In 1942, however, the study was resumed in view of the need of protecting domestic pets in cities where intensive rat control was being conducted through the use of such poisons as thallium sulfate, zinc phosphide, and barium carbonate. As a result of this work, the following conclusions were reached. The primary toxic action of one to five lethal doses of zinc phosphide, thallium sulfate, and barium carbonate can be appreciably reduced or nullified in dogs and cats that might feed on rat baits by including tartar emetic in the following proportions: Zinc phosphide, 8 parts; tartar emetic, 3 parts; thallium sulfate, 7 parts; tartar emetic, 4 parts; barium carbonate, 140 parts; tartar emetic, 3 parts. There is no assurance, however, from these experiments that similar benefits would accrue to human beings who accidentally ingest such materials.
To make poisoned grain baits exposed for the control of field rodents less dangerous to seed-eating birds, including valuable game species, use is now being made of the rather simple physiological fact that birds perceive and react to color, while rodents, being almost if not completely color blind, do not.
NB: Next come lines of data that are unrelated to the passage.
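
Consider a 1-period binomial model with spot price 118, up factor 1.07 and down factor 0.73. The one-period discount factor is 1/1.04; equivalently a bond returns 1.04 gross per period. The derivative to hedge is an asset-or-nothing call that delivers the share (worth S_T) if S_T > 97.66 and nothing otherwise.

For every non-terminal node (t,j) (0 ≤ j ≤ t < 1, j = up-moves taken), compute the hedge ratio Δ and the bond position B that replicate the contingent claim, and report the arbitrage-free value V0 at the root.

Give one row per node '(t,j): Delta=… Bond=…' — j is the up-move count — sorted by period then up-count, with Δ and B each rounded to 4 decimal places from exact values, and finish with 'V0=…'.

(0,0): Delta=3.1471 Bond=-260.6612
V0=110.6917

The replicating-portfolio and risk-neutral prices coincide; use p* = (1.04−0.73)/(1.07−0.73) = 0.9118 for the latter.
Terminal values V(1,·): V(1,0)=0.0000, V(1,1)=126.2600
  t=0,j=0: stock 118.0000 → up 126.2600 (V=126.2600), down 86.1400 (V=0.0000). Price 110.6917; hedge Δ=3.1471, bond B=-260.6612.
Check: Δ(0,0)·S0 + B(0,0) = 110.6917 = V0.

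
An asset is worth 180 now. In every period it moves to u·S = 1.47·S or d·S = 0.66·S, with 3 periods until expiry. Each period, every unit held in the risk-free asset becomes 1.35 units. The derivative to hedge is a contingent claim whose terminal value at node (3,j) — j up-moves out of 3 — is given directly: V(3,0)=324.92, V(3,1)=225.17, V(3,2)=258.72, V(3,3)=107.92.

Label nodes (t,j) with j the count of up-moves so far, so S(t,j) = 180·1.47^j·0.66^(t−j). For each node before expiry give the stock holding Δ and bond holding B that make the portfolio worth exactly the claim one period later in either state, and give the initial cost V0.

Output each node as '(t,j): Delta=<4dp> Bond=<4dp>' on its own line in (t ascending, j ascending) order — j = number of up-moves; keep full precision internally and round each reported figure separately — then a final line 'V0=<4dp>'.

(0,0): Delta=-0.3882 Bond=136.4640
(1,0): Delta=0.1062 Bond=125.4880
(1,1): Delta=-0.4268 Bond=194.4418
(2,0): Delta=-1.5706 Bond=300.8872
(2,1): Delta=0.2372 Bond=146.5429
(2,2): Delta=-0.4786 Bond=282.6623
V0=66.5902

No-arbitrage ⇒ martingale measure with p* = (R−d)/(u−d) = 0.8519.
At expiry t=3: V(3,0)=324.9200, V(3,1)=225.1700, V(3,2)=258.7200, V(3,3)=107.9200
  t=2,j=0: stock 78.4080 → up 115.2598 (V=225.1700), down 51.7493 (V=324.9200). Price 177.7391; hedge Δ=-1.5706, bond B=300.8872.
  t=2,j=1: stock 174.6360 → up 256.7149 (V=258.7200), down 115.2598 (V=225.1700). Price 187.9627; hedge Δ=0.2372, bond B=146.5429.
  t=2,j=2: stock 388.9620 → up 571.7741 (V=107.9200), down 256.7149 (V=258.7200). Price 96.4894; hedge Δ=-0.4786, bond B=282.6623.
  t=1,j=0: stock 118.8000 → up 174.6360 (V=187.9627), down 78.4080 (V=177.7391). Price 138.1097; hedge Δ=0.1062, bond B=125.4880.
  t=1,j=1: stock 264.6000 → up 388.9620 (V=96.4894), down 174.6360 (V=187.9627). Price 81.5119; hedge Δ=-0.4268, bond B=194.4418.
  t=0,j=0: stock 180.0000 → up 264.6000 (V=81.5119), down 118.8000 (V=138.1097). Price 66.5902; hedge Δ=-0.3882, bond B=136.4640.
Self-financing check: at every node Δ·S+B equals the discounted successor values.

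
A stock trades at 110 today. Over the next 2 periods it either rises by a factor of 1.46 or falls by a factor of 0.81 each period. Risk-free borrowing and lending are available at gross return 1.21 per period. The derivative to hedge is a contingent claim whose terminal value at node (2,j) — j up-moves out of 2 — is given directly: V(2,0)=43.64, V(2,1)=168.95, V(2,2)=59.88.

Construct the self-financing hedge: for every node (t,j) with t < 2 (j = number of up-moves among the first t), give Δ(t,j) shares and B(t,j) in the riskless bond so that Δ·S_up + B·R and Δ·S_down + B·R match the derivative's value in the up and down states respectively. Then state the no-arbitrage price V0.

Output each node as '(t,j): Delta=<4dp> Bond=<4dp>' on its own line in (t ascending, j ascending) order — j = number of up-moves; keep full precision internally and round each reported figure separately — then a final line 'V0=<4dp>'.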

After the announcement of the first experiments in 1943, field tests have confirmed the utility of the practice, and it is used in the preparation of all grain baits by the Fish and Wildlife Service in which the highly toxic compound 1080 is employed.
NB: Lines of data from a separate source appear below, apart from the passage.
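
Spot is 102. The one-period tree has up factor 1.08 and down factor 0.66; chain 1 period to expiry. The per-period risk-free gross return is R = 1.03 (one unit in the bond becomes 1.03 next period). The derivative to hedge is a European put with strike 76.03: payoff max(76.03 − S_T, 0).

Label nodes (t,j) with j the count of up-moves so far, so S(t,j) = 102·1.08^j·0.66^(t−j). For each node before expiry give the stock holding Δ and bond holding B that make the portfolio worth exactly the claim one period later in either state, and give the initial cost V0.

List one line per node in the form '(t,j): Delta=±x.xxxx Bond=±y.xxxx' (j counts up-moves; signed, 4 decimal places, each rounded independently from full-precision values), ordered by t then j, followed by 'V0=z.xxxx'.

(0,0): Delta=-0.2033 Bond=21.7448
V0=1.0067

Since d<R<u, set p* = (R−d)/(u−d) = 0.8810; price each node as the discounted p*-expectation of its children.
At expiry t=1: V(1,0)=8.7100, V(1,1)=0.0000
(0,0): S=102.0000. Δ = (V_up−V_dn)/(S_up−S_dn) = (0.0000−8.7100)/(110.1600−67.3200) = -0.2033. V = [p*·0.0000 + (1−p*)·8.7100]/1.03 = 1.0067. B = V − Δ·S = 21.7448.
Check: Δ(0,0)·S0 + B(0,0) = 1.0067 = V0.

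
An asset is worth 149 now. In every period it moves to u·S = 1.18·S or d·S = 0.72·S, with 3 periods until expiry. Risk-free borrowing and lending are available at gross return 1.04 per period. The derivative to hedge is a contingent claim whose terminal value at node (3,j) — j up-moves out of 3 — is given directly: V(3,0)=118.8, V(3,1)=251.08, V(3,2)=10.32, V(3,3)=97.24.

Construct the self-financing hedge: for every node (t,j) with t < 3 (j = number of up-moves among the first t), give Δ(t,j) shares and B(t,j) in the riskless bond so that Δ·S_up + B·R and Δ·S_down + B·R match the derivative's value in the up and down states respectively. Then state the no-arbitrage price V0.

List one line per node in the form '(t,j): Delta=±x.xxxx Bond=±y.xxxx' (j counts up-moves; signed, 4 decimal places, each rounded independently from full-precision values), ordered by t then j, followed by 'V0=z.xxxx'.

(0,0): Delta=-0.6425 Bond=175.0160
(1,0): Delta=-2.4789 Bond=379.0286
(1,1): Delta=-0.1523 Bond=95.8239
(2,0): Delta=3.7229 Bond=-84.8528
(2,1): Delta=-4.1345 Bond=603.7709
(2,2): Delta=0.9108 Bond=-120.8930
V0=79.2815

The replicating-portfolio and risk-neutral prices coincide; use p* = (1.04−0.72)/(1.18−0.72) = 0.6957 for the latter.
Terminal payoffs: V(3,0)=118.8000, V(3,1)=251.0800, V(3,2)=10.3200, V(3,3)=97.2400
  t=2,j=0: stock 77.2416 → up 91.1451 (V=251.0800), down 55.6140 (V=118.8000). Price 202.7124; hedge Δ=3.7229, bond B=-84.8528.
  t=2,j=1: stock 126.5904 → up 149.3767 (V=10.3200), down 91.1451 (V=251.0800). Price 80.3796; hedge Δ=-4.1345, bond B=603.7709.
  t=2,j=2: stock 207.4676 → up 244.8118 (V=97.2400), down 149.3767 (V=10.3200). Price 68.0635; hedge Δ=0.9108, bond B=-120.8930.
  t=1,j=0: stock 107.2800 → up 126.5904 (V=80.3796), down 77.2416 (V=202.7124). Price 113.0878; hedge Δ=-2.4789, bond B=379.0286.
  t=1,j=1: stock 175.8200 → up 207.4676 (V=68.0635), down 126.5904 (V=80.3796). Price 69.0499; hedge Δ=-0.1523, bond B=95.8239.
  t=0,j=0: stock 149.0000 → up 175.8200 (V=69.0499), down 107.2800 (V=113.0878). Price 79.2815; hedge Δ=-0.6425, bond B=175.0160.
Check: Δ(0,0)·S0 + B(0,0) = 79.2815 = V0.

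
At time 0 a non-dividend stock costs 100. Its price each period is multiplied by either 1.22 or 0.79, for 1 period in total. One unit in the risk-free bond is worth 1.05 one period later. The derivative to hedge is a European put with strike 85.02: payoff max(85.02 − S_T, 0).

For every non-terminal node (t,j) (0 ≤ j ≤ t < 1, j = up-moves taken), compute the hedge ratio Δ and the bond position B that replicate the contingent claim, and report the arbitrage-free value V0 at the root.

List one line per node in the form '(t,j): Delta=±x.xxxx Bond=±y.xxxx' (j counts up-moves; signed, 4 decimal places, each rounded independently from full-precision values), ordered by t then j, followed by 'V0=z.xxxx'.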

The aversion of birds to feeding on unnaturally colored food items is a fact known for many years and one that was employed in preventing birds from feeding on newly sown grain. The procedure originated in Europe, where a brilliant blue pigment was used as a protective material. In the United States red lead has been used to a limited extent for the same purpose. Using the principle to safeguard birds that might otherwise feed on poisoned grain exposed for rodents is, however, a development that was timed with the war effort. Although much remains to be done, sufficient progress has now been made to warrant the assertion that the addition of color to poisoned baits has definitely in- creased their safety to birds and permitted their use under conditions where formerly they were hazardous.
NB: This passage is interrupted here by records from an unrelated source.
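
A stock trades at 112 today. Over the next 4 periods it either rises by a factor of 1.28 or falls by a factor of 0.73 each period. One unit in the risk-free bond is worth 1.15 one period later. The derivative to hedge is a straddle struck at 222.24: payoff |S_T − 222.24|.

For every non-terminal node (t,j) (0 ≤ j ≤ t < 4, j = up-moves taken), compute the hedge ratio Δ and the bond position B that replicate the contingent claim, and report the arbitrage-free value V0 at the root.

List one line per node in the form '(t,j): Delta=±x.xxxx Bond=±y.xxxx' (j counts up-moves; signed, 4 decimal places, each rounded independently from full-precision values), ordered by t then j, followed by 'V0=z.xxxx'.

Under the risk-neutral measure, an up-move has probability p* = (R−d)/(u−d) = 0.7636 and values discount at R = 1.15.
Terminal values V(4,·): V(4,0)=190.4340, V(4,1)=166.4705, V(4,2)=124.4524, V(4,3)=50.7769, V(4,4)=78.4077
  t=3,j=0: stock 43.5699 → up 55.7695 (V=166.4705), down 31.8060 (V=190.4340). Price 149.6823; hedge Δ=-1.0000, bond B=193.2522.
  t=3,j=1: stock 76.3965 → up 97.7876 (V=124.4524), down 55.7695 (V=166.4705). Price 116.8556; hedge Δ=-1.0000, bond B=193.2522.
  t=3,j=2: stock 133.9556 → up 171.4631 (V=50.7769), down 97.7876 (V=124.4524). Price 59.2966; hedge Δ=-1.0000, bond B=193.2522.
  t=3,j=3: stock 234.8810 → up 300.6477 (V=78.4077), down 171.4631 (V=50.7769). Price 62.5015; hedge Δ=0.2139, bond B=12.2636.
  t=2,j=0: stock 59.6848 → up 76.3965 (V=116.8556), down 43.5699 (V=149.6823). Price 108.3606; hedge Δ=-1.0000, bond B=168.0454.
  t=2,j=1: stock 104.6528 → up 133.9556 (V=59.2966), down 76.3965 (V=116.8556). Price 63.3926; hedge Δ=-1.0000, bond B=168.0454.
  t=2,j=2: stock 183.5008 → up 234.8810 (V=62.5015), down 133.9556 (V=59.2966). Price 53.6904; hedge Δ=0.0318, bond B=47.8632.
  t=1,j=0: stock 81.7600 → up 104.6528 (V=63.3926), down 59.6848 (V=108.3606). Price 64.3664; hedge Δ=-1.0000, bond B=146.1264.
  t=1,j=1: stock 143.3600 → up 183.5008 (V=53.6904), down 104.6528 (V=63.3926). Price 48.6815; hedge Δ=-0.1230, bond B=66.3217.
  t=0,j=0: stock 112.0000 → up 143.3600 (V=48.6815), down 81.7600 (V=64.3664). Price 45.5555; hedge Δ=-0.2546, bond B=74.0736.
Each (Δ,B) replicates both successor values, so the strategy is self-financing and V0 is arbitrage-free.

(0,0): Delta=-0.2546 Bond=74.0736
(1,0): Delta=-1.0000 Bond=146.1264
(1,1): Delta=-0.1230 Bond=66.3217
(2,0): Delta=-1.0000 Bond=168.0454
(2,1): Delta=-1.0000 Bond=168.0454
(2,2): Delta=0.0318 Bond=47.8632
(3,0): Delta=-1.0000 Bond=193.2522
(3,1): Delta=-1.0000 Bond=193.2522
(3,2): Delta=-1.0000 Bond=193.2522
(3,3): Delta=0.2139 Bond=12.2636
V0=45.5555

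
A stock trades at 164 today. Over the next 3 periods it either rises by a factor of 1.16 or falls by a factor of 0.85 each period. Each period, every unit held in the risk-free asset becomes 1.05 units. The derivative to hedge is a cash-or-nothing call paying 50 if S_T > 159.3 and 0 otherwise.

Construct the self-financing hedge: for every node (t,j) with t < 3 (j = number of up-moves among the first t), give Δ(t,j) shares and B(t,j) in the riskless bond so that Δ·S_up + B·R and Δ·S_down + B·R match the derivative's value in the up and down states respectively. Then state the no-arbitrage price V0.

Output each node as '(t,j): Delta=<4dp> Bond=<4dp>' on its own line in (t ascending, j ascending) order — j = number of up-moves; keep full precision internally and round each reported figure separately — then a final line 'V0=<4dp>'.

Since d<R<u, set p* = (R−d)/(u−d) = 0.6452; price each node as the discounted p*-expectation of its children.
Terminal values V(3,·): V(3,0)=0.0000, V(3,1)=0.0000, V(3,2)=50.0000, V(3,3)=50.0000
(2,0): S=118.4900. Δ = (V_up−V_dn)/(S_up−S_dn) = (0.0000−0.0000)/(137.4484−100.7165) = 0.0000. V = [p*·0.0000 + (1−p*)·0.0000]/1.05 = 0.0000. B = V − Δ·S = 0.0000.
(2,1): S=161.7040. Δ = (V_up−V_dn)/(S_up−S_dn) = (50.0000−0.0000)/(187.5766−137.4484) = 0.9974. V = [p*·50.0000 + (1−p*)·0.0000]/1.05 = 30.7220. B = V − Δ·S = -130.5684.
(2,2): S=220.6784. Δ = (V_up−V_dn)/(S_up−S_dn) = (50.0000−50.0000)/(255.9869−187.5766) = 0.0000. V = [p*·50.0000 + (1−p*)·50.0000]/1.05 = 47.6190. B = V − Δ·S = 47.6190.
(1,0): S=139.4000. Δ = (V_up−V_dn)/(S_up−S_dn) = (30.7220−0.0000)/(161.7040−118.4900) = 0.7109. V = [p*·30.7220 + (1−p*)·0.0000]/1.05 = 18.8768. B = V − Δ·S = -80.2263.
(1,1): S=190.2400. Δ = (V_up−V_dn)/(S_up−S_dn) = (47.6190−30.7220)/(220.6784−161.7040) = 0.2865. V = [p*·47.6190 + (1−p*)·30.7220]/1.05 = 39.6412. B = V − Δ·S = -14.8655.
(0,0): S=164.0000. Δ = (V_up−V_dn)/(S_up−S_dn) = (39.6412−18.8768)/(190.2400−139.4000) = 0.4084. V = [p*·39.6412 + (1−p*)·18.8768]/1.05 = 30.7364. B = V − Δ·S = -36.2457.
Self-financing check: at every node Δ·S+B equals the discounted successor values.

(0,0): Delta=0.4084 Bond=-36.2457
(1,0): Delta=0.7109 Bond=-80.2263
(1,1): Delta=0.2865 Bond=-14.8655
(2,0): Delta=0.0000 Bond=0.0000
(2,1): Delta=0.9974 Bond=-130.5684
(2,2): Delta=0.0000 Bond=47.6190
V0=30.7364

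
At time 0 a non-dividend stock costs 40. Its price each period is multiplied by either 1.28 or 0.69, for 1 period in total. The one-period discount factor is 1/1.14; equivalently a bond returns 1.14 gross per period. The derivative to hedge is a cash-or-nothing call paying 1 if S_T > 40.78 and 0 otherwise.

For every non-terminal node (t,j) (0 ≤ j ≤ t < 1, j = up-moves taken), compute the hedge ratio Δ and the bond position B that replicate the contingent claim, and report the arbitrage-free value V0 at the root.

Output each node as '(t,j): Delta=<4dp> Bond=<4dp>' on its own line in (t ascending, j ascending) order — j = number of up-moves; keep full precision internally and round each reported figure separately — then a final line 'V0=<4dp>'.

The replicating-portfolio and risk-neutral prices coincide; use p* = (1.14−0.69)/(1.28−0.69) = 0.7627 for the latter.
Terminal values V(1,·): V(1,0)=0.0000, V(1,1)=1.0000
Node (0,0) S=40.0000: V=(p*·1.0000+(1−p*)·0.0000)/1.14=0.6690; Δ=(1.0000−0.0000)/(51.2000−27.6000)=0.0424; B=V−Δ·S=-1.0259
Root portfolio cost Δ·40+B reproduces V0=0.6690.

(0,0): Delta=0.0424 Bond=-1.0259
V0=0.6690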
On the basis of work so far completed, the most effective deterring colors for birds are those near the center of the humanly visible spectrum, the yellow and green bands. There are reasons for believing, however, that future work will disclose variations in this concept that may even involve color differences attributable to particular species.
In regard to rodents, which do not have an aversion to color, several problems are still to be solved. These involve not so much the visual acceptance of colored baits as the preparation of baits with dyes that do not have an odor or taste objectionable to rodents. At present, baits readily acceptable to rodents are being prepared with yellow dyes, which are considered to be less effective in deterring birds than green dyes. Eventually we hope to develop a dye that is perfect in keeping birds away but at the same time is thoroughly acceptable to rodents.
THE AUTHOR E. R. Kalmbach, a senior biologist in the Fish and Wildlife Service, United States Department of the Interior, is in charge of the Wildlife Research Laboratory at Denver. Before joining the Biological Survey in 1910 he was engaged in museum work in Michigan.